Now it appears that Obama's policies, hearkening all the way back to FDR's 1930s, may be leading us into another Great Depression, in fact. The economy is wobbling now potentially into another downturn because of the specter of President Obama's sweeping, across the board tax increases set to go into effect next year, raising virtually every tax Federal tax rate, echoed by pending and actual state and local tax increases. On top of that he is feverishly adding to regulatory cost burdens. In his Carnegie Mellon speech, he perversely proclaimed he would lead us into renewed economic growth and prosperity by dumping another multitrillion dollar cost on the economy through his cap and trade tax.

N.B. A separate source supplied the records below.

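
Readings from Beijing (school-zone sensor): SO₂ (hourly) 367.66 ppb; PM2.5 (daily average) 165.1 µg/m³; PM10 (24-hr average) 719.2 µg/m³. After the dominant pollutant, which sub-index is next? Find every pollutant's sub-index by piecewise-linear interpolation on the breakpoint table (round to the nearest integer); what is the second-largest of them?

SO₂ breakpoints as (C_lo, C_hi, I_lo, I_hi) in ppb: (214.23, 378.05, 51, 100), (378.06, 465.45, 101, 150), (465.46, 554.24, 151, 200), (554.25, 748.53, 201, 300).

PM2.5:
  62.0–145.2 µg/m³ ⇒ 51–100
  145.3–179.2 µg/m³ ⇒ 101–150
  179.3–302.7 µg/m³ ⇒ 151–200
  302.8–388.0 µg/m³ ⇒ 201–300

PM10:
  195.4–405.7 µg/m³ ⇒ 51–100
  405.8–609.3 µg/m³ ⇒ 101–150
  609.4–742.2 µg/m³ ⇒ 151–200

130

SO₂: row 214.23–378.05 (AQI 51–100). (100−51)·(367.66−214.23)/(378.05−214.23) + 51 = 49·153.43/163.82 + 51 ≈ 96.89 → 97.
PM2.5: 165.1 lies in 145.3–179.2, so I_lo=101, I_hi=150, C_lo=145.3, C_hi=179.2.
(150−101)/(179.2−145.3) × (165.1−145.3) + 101 = 49/33.9 × 19.8 + 101 ≈ 129.62 → 130.
PM10 719.2: bracket 609.4–742.2 → index 151–200; slope 49/132.8, offset 109.8.
AQI = 151 + 49/132.8·109.8 ≈ 191.51 ⇒ 192.
Sub-indices: SO₂→97, PM2.5→130, PM10→192. Ranked high→low: 192, 130, 97. Second-highest sub-index = 130.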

As Art Laffer predicted in Monday's Wall Street Journal, "When we pass the tax boundary of Jan. 1, 2011, my best guess is that the train goes off the tracks and we get our worst nightmare of a severe 'double dip' recession." Laffer recounts how the delay in Reagan's tax cuts to 1983 delayed that recovery, but once they became effective the economy skyrocketed into a 25-year boom. He explains the lesson for today:

Reagan's delayed tax cuts were the mirror image of President Barack Obama's delayed tax rate increases. For 1981 and 1982 people deferred so much economic activity that real GDP was basically flat (i.e., no growth), and the unemployment rate rose to well over 10%. But at the tax boundary of Jan. 1, 1983 the economy took off like a rocket, with average real growth reaching 7.5% in 1983, and 5.5% in 1984. It has always amazed me how tax cuts don't work until they take effect. Mr. Obama's experience with deferred tax rate increases will be the reverse. The economy will collapse in 2011.